12 | Integration of third party services & contents

It is possible that our website integrates services and contents of third parties (e.g. maps, font faces…). For this purpose, third-party providers have to receive your IP address. Without IP address, it is not possible to send information to your browser. Thus, your IP address is required to display such content.

We try to only integrate contents of providers that need your IP address only for the purpose of data delivery.

Third-party providers may utilize so called "pixel tags" (invisible graphics, also referred to as "web beacons") for statistical and marketing purposes. With the help of "pixel tags", information about the traffic on this website may be analyzed. This pseudonymous data can be stored in a cookie that is saved on your device. This cookie may contain technical information about your browser, operating system, referring websites, visiting time as well as information about the usage of our website.
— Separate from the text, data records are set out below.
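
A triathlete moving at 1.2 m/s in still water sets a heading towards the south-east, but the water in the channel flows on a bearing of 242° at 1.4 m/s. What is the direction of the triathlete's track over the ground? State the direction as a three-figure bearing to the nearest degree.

Taking east as x and north as y: velocity relative to the water = (0.849, -0.849) m/s; the water relative to ground = (-1.236, -0.657) m/s.
Velocity relative to ground = (0.849, -0.849) + (-1.236, -0.657) = (-0.388, -1.506) m/s.
Bearing = atan2(-0.39, -1.51) = 194.43° clockwise from north.

194°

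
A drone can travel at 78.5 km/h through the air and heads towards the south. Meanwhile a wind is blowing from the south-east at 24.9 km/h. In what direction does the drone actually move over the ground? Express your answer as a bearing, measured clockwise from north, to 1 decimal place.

196.1°

Taking east as x and north as y: velocity relative to the air = (0.000, -78.500) km/h; the air relative to ground = (-17.607, 17.607) km/h.
Velocity relative to ground = (0.000, -78.500) + (-17.607, 17.607) = (-17.607, -60.893) km/h.
Bearing = atan2(-17.61, -60.89) = 196.13° clockwise from north.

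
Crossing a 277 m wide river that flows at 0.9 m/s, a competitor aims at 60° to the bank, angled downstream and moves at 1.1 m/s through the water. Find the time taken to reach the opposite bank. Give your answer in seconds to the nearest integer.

291 s

The component of the competitor's velocity perpendicular to the bank is 1.1 × sin 60° = 0.953 m/s.
Only the cross-stream component determines the crossing time; the current contributes nothing perpendicular to the bank.
Time = 277 / 0.953 = 290.775 s.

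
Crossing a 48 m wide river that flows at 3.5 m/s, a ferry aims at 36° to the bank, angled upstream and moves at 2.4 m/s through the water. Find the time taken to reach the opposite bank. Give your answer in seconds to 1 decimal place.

The component of the ferry's velocity perpendicular to the bank is 2.4 × sin 36° = 1.411 m/s.
Only the cross-stream component determines the crossing time; the current contributes nothing perpendicular to the bank.
Time = 48 / 1.411 = 34.026 s.

34.0 s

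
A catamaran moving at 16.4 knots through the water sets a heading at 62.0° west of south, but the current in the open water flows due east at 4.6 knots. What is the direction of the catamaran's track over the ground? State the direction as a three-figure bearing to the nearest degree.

232°

Taking east as x and north as y: velocity relative to the water = (-14.480, -7.699) knots; the water relative to ground = (4.600, 0.000) knots.
Velocity relative to ground = (-14.480, -7.699) + (4.600, 0.000) = (-9.880, -7.699) knots.
Bearing = atan2(-9.88, -7.70) = 232.07° clockwise from north.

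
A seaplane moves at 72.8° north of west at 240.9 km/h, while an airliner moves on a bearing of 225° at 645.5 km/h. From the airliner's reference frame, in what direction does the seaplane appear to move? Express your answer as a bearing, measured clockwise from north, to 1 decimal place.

029.3°

Taking east as x and north as y: seaplane velocity = (-71.236, 230.127) km/h; airliner velocity = (-456.437, -456.437) km/h.
Velocity of seaplane relative to airliner = (-71.236, 230.127) − (-456.437, -456.437) = (385.201, 686.564) km/h.
Bearing = atan2(385.20, 686.56) = 29.29° clockwise from north.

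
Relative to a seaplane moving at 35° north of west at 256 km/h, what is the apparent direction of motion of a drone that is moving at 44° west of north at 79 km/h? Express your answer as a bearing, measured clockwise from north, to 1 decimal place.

120.2°

Taking east as x and north as y: drone velocity = (-54.878, 56.828) km/h; seaplane velocity = (-209.703, 146.836) km/h.
Velocity of drone relative to seaplane = (-54.878, 56.828) − (-209.703, 146.836) = (154.825, -90.008) km/h.
Bearing = atan2(154.82, -90.01) = 120.17° clockwise from north.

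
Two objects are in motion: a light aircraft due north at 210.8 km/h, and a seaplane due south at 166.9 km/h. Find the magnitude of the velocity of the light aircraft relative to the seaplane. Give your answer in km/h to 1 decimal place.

377.7 km/h

Taking east as x and north as y: light aircraft velocity = (0.000, 210.800) km/h; seaplane velocity = (0.000, -166.900) km/h.
Velocity of light aircraft relative to seaplane = (0.000, 210.800) − (0.000, -166.900) = (0.000, 377.700) km/h.
Magnitude = |(0.000, 377.700)| = 377.700 km/h.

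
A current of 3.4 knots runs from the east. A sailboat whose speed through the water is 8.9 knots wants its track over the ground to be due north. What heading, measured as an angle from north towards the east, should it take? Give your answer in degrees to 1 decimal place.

The current pushes perpendicular to the desired track; the heading must have a component into the current equal to 3.4 knots: 8.9 sin θ = 3.4.
sin θ = 0.3820, so θ = 22.459°.

22.5°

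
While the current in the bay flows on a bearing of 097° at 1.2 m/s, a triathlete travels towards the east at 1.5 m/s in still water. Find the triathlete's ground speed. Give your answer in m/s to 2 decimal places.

2.70 m/s

Taking east as x and north as y: velocity relative to the water = (1.500, 0.000) m/s; the water relative to ground = (1.191, -0.146) m/s.
Velocity relative to ground = (1.500, 0.000) + (1.191, -0.146) = (2.691, -0.146) m/s.
Speed = |(2.691, -0.146)| = 2.695 m/s.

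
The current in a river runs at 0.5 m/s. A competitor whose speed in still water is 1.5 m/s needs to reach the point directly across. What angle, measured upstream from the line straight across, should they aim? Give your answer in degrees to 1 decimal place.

19.5°

To cancel the current, the upstream component of the competitor's velocity must equal the flow: 1.5 sin θ = 0.5.
sin θ = 0.5 / 1.5 = 0.3333.
θ = arcsin(0.3333) = 19.471°.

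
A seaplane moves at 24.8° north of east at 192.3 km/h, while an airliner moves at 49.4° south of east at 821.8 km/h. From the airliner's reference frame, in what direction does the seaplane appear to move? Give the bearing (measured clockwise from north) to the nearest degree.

Taking east as x and north as y: seaplane velocity = (174.566, 80.661) km/h; airliner velocity = (534.806, -623.969) km/h.
Velocity of seaplane relative to airliner = (174.566, 80.661) − (534.806, -623.969) = (-360.241, 704.630) km/h.
Bearing = atan2(-360.24, 704.63) = 332.92° clockwise from north.

333°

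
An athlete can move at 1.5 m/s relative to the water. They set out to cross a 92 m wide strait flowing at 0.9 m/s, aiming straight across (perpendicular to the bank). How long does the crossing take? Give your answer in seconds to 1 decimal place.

61.3 s

The component of the athlete's velocity perpendicular to the bank is 1.5 m/s.
Only the cross-stream component determines the crossing time; the current contributes nothing perpendicular to the bank.
Time = 92 / 1.500 = 61.333 s.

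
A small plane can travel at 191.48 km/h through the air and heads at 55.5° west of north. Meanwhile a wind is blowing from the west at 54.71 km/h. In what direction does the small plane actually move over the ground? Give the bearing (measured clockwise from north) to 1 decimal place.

Taking east as x and north as y: velocity relative to the air = (-157.804, 108.455) km/h; the air relative to ground = (54.710, 0.000) km/h.
Velocity relative to ground = (-157.804, 108.455) + (54.710, 0.000) = (-103.094, 108.455) km/h.
Bearing = atan2(-103.09, 108.46) = 316.45° clockwise from north.

316.5°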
This data may be linked with other sources.

Subsequently, you find an overview of third-party providers, their contents, a link to their privacy policy (containing further information about the processing of your data), and, partly already provided at this point, opt out possibilities:

13 | Your rights

Right of information:
Upon request, you are entitled to obtain information about your personal data stored by us, free of charge.

 

Right of correction, deletion, transfer and limitation of processing:
Of course, you have the right to correct inaccurate data, limit its processing and request deletion of your personal data. If applicable, you may assert your right of data portability.

 

Right to appeal:
In case you assume that we process your data unlawfully, you are entitled to file a complaint with the relevant regulatory authority. In Austria, this is the data protection authority ("Datenschutzbehörde").

 

Right to object:
You can opt out from the future processing of your personal data anytime in accordance with legal requirements. Your objection can especially be made against the processing of your data for direct advertising purposes.

14 | Data deletion

We delete your personal data stored by us as soon as it is no longer needed for the intended purpose and in case no legal obligation to retain such data has to be obeyed.

15 | Updates to our privacy policy

We reserve the right to update this privacy policy to comply with regulatory changes or when switching services and types of data processing.

This applies only to modifications concerning data processing. In case your consent is necessary, or parts of the privacy policy contain regulations concerning the contractual relationship with you, changes only apply with your consent.

We kindly ask you to inform yourself regularly about the contents of this privacy policy.

16 | Responsibility & contact details

Responsible authority for data protection:

sternpunkt.internetideen OG
Technoparkstr. 4,
A–5310 Mondsee

Phone: +43 (0) 6232 / 367 81
Email: office@sternpunkt.at

Date: 01.03.2018
Notice: This privacy policy applies in its respective current German version.